È stato bello sentire un’intellettuale femminista esporre il senso dell’urgenza di portare il diritto all’aborto nelle Costituzioni Europee, a partire da quella francese. È stato sfidante in termini intellettuali in quanto essere umano di sesso maschile sentirle esporre l’idea secondo la quale la possibilità delle donne di avere figli è desiderio di controllo da parte degli uomini sin dai tempi della preistoria.
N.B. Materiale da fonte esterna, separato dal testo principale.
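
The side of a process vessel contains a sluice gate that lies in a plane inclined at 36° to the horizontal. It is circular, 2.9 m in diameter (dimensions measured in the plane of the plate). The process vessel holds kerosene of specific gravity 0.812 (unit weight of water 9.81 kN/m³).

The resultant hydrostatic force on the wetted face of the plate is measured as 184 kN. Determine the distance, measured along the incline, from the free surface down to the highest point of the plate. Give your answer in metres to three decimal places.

y_top ≈ 4.500 m

γ = 0.812 × 9.81 = 7.96572 kN/m³.
A = π(1.45)² = 6.6052 m².
From F = γ·h_c·A, the centroid depth is h_c = 184/(7.96572 × 6.6052) = 3.49709 m.
Let θ = 36° be the plate's angle to the horizontal; measure y along the incline from where the plane meets the free surface. Vertical depth h = y·sinθ with sinθ = 0.587785.
Along the incline, y_c = h_c/sinθ = 3.49709/0.587785 = 5.94961 m.
The centroid is at the centre, 1.45 m below the top of the plate, so the highest point sits at y_top = 5.94961 − 1.45 = 4.49961 m along the incline.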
Un desiderio forte che tuttora rimane insito alle società contemporanee (spiegava così la nuova definizione del ministero della Natalità italiano, ma come sempre in questo percorso, il sociale si affaccenda con il privato). 

Ho provato personalmente a chiederle se immagina che un premio così importante, più di ogni sé, come il Nobel non rischi di essere difficilmente gestibile in termini di attrazione futura con il proprio desiderio di scrivere, o se invece possa fungere da fiamma per continuare. Sono già contento che non mi abbia mandato a quel paese, rispondendo che pur non sapendo cosa succederà, spera di trovare il momento di rientrare a casa, mettersi seduta nel suo studio e continuare a scrivere.

Tenendo conto del suo nuovo ruolo. Tenendo conto del suo rinnovato carisma sociale.